As we reached a month out until race day, the impending pressure of racing another World Major had started to creep back in. In a desperate attempt to control my journey, I realized I was carrying so much “have to” weight. I have to hit these splits, I have to be top ten, I have to do as the elites do, I have to run xx time at London otherwise I won’t be taken seriously, I have to DO ALL THE THINGS because I publicly declared my big crazy dreams!

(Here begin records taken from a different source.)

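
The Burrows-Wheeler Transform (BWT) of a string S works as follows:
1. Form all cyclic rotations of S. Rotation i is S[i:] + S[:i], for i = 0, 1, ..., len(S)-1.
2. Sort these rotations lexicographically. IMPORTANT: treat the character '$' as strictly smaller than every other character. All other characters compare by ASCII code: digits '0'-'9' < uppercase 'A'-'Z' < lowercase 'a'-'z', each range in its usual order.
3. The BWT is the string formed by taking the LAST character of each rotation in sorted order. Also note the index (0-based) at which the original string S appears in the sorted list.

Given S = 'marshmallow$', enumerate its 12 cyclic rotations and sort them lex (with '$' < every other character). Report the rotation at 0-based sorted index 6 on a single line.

All 12 rotations (rotation i = S[i:]+S[:i]):
  rot[0] = marshmallow$
  rot[1] = arshmallow$m
  rot[2] = rshmallow$ma
  rot[3] = shmallow$mar
  rot[4] = hmallow$mars
  rot[5] = mallow$marsh
  rot[6] = allow$marshm
  rot[7] = llow$marshma
  rot[8] = low$marshmal
  rot[9] = ow$marshmall
  rot[10] = w$marshmallo
  rot[11] = $marshmallow
Sorted (with $ < everything):
  sorted[0] = $marshmallow
  sorted[1] = allow$marshm
  sorted[2] = arshmallow$m
  sorted[3] = hmallow$mars
  sorted[4] = llow$marshma
  sorted[5] = low$marshmal
  sorted[6] = mallow$marsh
  sorted[7] = marshmallow$
  sorted[8] = ow$marshmall
  sorted[9] = rshmallow$ma
  sorted[10] = shmallow$mar
  sorted[11] = w$marshmallo
sorted[6] = mallow$marsh

Answer: mallow$marsh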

Weight Loss Tip #6: You “Have To” Just Have Fun. I am learning to let this all go and to trust in MY journey. My goal is literally just to see how fast I can go and my only measure for success is joy. Trust in your own journey and the hard work you’re putting into it. My new mantra has become “I don’t HAVE to do anything except be me.” This is allowing me to relax on my workouts, actually enjoy the run, and run smoothly. Let go of the pressure of a goal just because you put it out there. The joy is in the journey and the magic is in the unknown.


What’s The Point, Lady?

The moral of the story is, don’t be afraid to open up your Stress Pack and dig into other areas that could be causing pain. I’m so thankful that I listened to my body, that I dug into the deeper part of what I was carrying to help me move forward, that I realized that I’m already enough, and that I remembered that I do this because I just love running. Period. Full stop. My weight loss tips are works in progress as I move into summer training, and I know I’m going to have to check back in with myself often and rely on my incredible team for support.

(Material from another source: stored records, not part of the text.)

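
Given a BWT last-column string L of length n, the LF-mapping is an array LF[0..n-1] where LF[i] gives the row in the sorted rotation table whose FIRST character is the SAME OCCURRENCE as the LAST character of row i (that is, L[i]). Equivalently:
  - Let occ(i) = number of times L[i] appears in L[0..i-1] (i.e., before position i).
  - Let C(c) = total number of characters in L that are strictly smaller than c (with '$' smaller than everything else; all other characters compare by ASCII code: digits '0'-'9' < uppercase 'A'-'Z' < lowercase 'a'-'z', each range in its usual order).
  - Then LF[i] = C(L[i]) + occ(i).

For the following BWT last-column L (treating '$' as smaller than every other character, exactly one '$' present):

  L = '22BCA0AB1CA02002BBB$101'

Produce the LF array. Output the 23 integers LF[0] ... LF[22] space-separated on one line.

Char counts: '$':1, '0':5, '1':3, '2':4, 'A':3, 'B':5, 'C':2
C (first-col start): C('$')=0, C('0')=1, C('1')=6, C('2')=9, C('A')=13, C('B')=16, C('C')=21
L[0]='2': occ=0, LF[0]=C('2')+0=9+0=9
L[1]='2': occ=1, LF[1]=C('2')+1=9+1=10
L[2]='B': occ=0, LF[2]=C('B')+0=16+0=16
L[3]='C': occ=0, LF[3]=C('C')+0=21+0=21
L[4]='A': occ=0, LF[4]=C('A')+0=13+0=13
L[5]='0': occ=0, LF[5]=C('0')+0=1+0=1
L[6]='A': occ=1, LF[6]=C('A')+1=13+1=14
L[7]='B': occ=1, LF[7]=C('B')+1=16+1=17
L[8]='1': occ=0, LF[8]=C('1')+0=6+0=6
L[9]='C': occ=1, LF[9]=C('C')+1=21+1=22
L[10]='A': occ=2, LF[10]=C('A')+2=13+2=15
L[11]='0': occ=1, LF[11]=C('0')+1=1+1=2
L[12]='2': occ=2, LF[12]=C('2')+2=9+2=11
L[13]='0': occ=2, LF[13]=C('0')+2=1+2=3
L[14]='0': occ=3, LF[14]=C('0')+3=1+3=4
L[15]='2': occ=3, LF[15]=C('2')+3=9+3=12
L[16]='B': occ=2, LF[16]=C('B')+2=16+2=18
L[17]='B': occ=3, LF[17]=C('B')+3=16+3=19
L[18]='B': occ=4, LF[18]=C('B')+4=16+4=20
L[19]='$': occ=0, LF[19]=C('$')+0=0+0=0
L[20]='1': occ=1, LF[20]=C('1')+1=6+1=7
L[21]='0': occ=4, LF[21]=C('0')+4=1+4=5
L[22]='1': occ=2, LF[22]=C('1')+2=6+2=8

Answer: 9 10 16 21 13 1 14 17 6 22 15 2 11 3 4 12 18 19 20 0 7 5 8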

Listen to your body, share your struggle, ask for help, rest rest rest, and don’t forget to cheer for all of those that are still able to race! No one is forcing you to wear this Stress Pack, so I give you (and myself) permission to let go of all of these things. Plus, wouldn’t it just be easier to just carry the weight of joy, presence, gratitude and pennies?


PS – I have to give a MASSIVE shout out to The Dream Team and my Jusband. Without you all, I legitimately would have been a hotter mess, ugly cried for myself even harder and would not be as ready to rumble as I am now. You’re all amazing, and I’m forever grateful!

Coach Jenni @ Mercuria Running, Josh Clark @ LoHi Athletic Club, Nate Ewert @ SS Peformance Massage, Lara Canham @ Cascade Sports Injury Prevention, and Amanda Turner @ Active Fueling.